Aussie executives refute the ‘argument’ for treating cryptos as financial products

Australian crypto leaders have urged caution in lumping all digital assets into the same boat as financial products, following recent comments by Australia’s Assistant Treasurer on the matter.

Assistant Treasurer and Minister for Financial Services Stephen Jones provided an overview of the state of crypto regulation in the country in an interview with the Sydney Morning Herald published on January 22.

He confirmed that the government was on track with its “token mapping” exercise this year to determine which cryptoassets will be regulated, with a consultation process “soon to start” with the industry, according to a crypto exchange executive.

However, Jones said he was “not too keen” on setting up a whole new set of regulations for what he believes is essentially a financial product.

Stephen Jones MP Assistant Treasurer and Minister for Financial Services. Source: Australian Labor Party website

“I do not wish to pre-judge the outcome of the consultation process we are about to embark on. But I take it as a starting point that if it looks like a duck, walks like a duck and sounds like a duck, then it should be treated like one, Jones said.

“Other coins or other tokens are essentially used as a store of value for investment and speculation. [There is a] good argument that they should be treated as a financial product.”

The Australian Securities and Investments Commission (ASIC) and one of Australia’s “Big 4” banks, the Commonwealth Bank, both also support the regulation of cryptos as financial products, according to SMH.

Crypto bosses warn of ‘broad’ approach

However, crypto market participants have urged caution with a broad approach to crypto assets.

Speaking to Cointelegraph, blockchain and digital asset attorney and Piper Alderman partner Michael Bacina warned that “a broad approach to classifying a technology as a financial product without a clear and workable path to licensing and compliance is likely to send even more crypto businesses offshore and create more Danger.”

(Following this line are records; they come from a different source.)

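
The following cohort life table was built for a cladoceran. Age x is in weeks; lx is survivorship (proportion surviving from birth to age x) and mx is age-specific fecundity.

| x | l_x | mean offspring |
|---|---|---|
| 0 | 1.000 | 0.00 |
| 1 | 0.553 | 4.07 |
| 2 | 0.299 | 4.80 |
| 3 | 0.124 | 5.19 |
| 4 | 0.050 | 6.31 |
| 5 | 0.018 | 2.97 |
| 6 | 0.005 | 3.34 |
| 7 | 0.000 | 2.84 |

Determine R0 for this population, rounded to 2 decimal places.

4.72

lx·mx by age: 0, 2.25071, 1.4352, 0.64356, 0.3155, 0.05346, 0.0167, 0
R0 = Σ lx·mx = 4.71513 → 4.72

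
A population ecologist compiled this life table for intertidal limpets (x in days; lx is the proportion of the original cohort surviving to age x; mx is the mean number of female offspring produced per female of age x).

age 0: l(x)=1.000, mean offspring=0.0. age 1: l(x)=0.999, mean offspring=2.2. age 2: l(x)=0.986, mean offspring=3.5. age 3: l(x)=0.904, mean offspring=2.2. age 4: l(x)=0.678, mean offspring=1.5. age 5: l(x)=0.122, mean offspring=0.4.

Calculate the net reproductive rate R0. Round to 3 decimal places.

lx·mx by age: 0, 2.1978, 3.451, 1.9888, 1.017, 0.0488
R0 = Σ lx·mx = 8.7034 → 8.703

8.703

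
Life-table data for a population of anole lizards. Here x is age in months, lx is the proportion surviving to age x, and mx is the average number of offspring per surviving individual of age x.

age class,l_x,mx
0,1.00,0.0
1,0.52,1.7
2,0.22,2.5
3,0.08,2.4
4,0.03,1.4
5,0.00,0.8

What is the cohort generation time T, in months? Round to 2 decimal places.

1.64

lx·mx: 0, 0.884, 0.55, 0.192, 0.042, 0 → R0 = 1.668
x·lx·mx: 0, 0.884, 1.1, 0.576, 0.168, 0 → Σ = 2.728
T = 2.728 / 1.668 = 1.635492… → 1.64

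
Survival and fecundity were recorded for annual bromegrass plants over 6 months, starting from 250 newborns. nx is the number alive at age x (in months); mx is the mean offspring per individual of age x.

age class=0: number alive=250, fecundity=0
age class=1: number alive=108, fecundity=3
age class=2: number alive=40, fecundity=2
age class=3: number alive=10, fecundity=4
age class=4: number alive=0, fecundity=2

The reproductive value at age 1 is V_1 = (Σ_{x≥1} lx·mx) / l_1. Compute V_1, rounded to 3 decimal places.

4.111

lx = nx/n0 = nx/250: 1, 0.432, 0.16, 0.04, 0
lx·mx for x ≥ 1: 1.296, 0.32, 0.16, 0 → sum = 1.776
V_1 = 1.776 / l_1 = 1.776 / 0.432 = 4.111111… → 4.111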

Adam Percy, general counsel of domestic crypto exchange Swyftx, echoed this sentiment in statements to Cointelegraph, saying:

“The trick is to protect consumers without deregulating well-run domestic digital asset companies and forcing people to use off-shore exchanges subject to less stringent checks and balances.”

Meanwhile, Holger Arians, CEO of crypto on-ramp provider Banxa, shared concerns that over-regulation could “severely affect” the pioneering role that Australia has played in crypto.

Caroline Bowler, CEO of Australian crypto exchange BTCMarkets, also warned against an “overly prescriptive approach” to regulation.

“This could put our digital economy on the back foot, over time, and stifle our international competitiveness.”

Australian financial regulators have yet to officially formulate their regulatory framework, but in light of the FTX meltdown in November, Australian policymakers and their global counterparts have seen more urgency for action.

Jones said the FTX collapse “puts beyond doubt” the need for crypto regulation.

Related: Australia’s new government is finally signaling its stance on crypto regulation

In September, Australian crypto entrepreneur and investor Fred Schebesta warned that rushing the token chart could be problematic for the industry.

The intricacies of token mapping are not clear, and Australia’s “new” crypto industry needs to “adapt to the other major markets and their regulations,” he added.

Crypto lobby group Blockchain Australia agreed, arguing at the time that treating all crypto assets as financial products would harm the crypto sector’s investment and innovation, and result in the loss of industry-related jobs.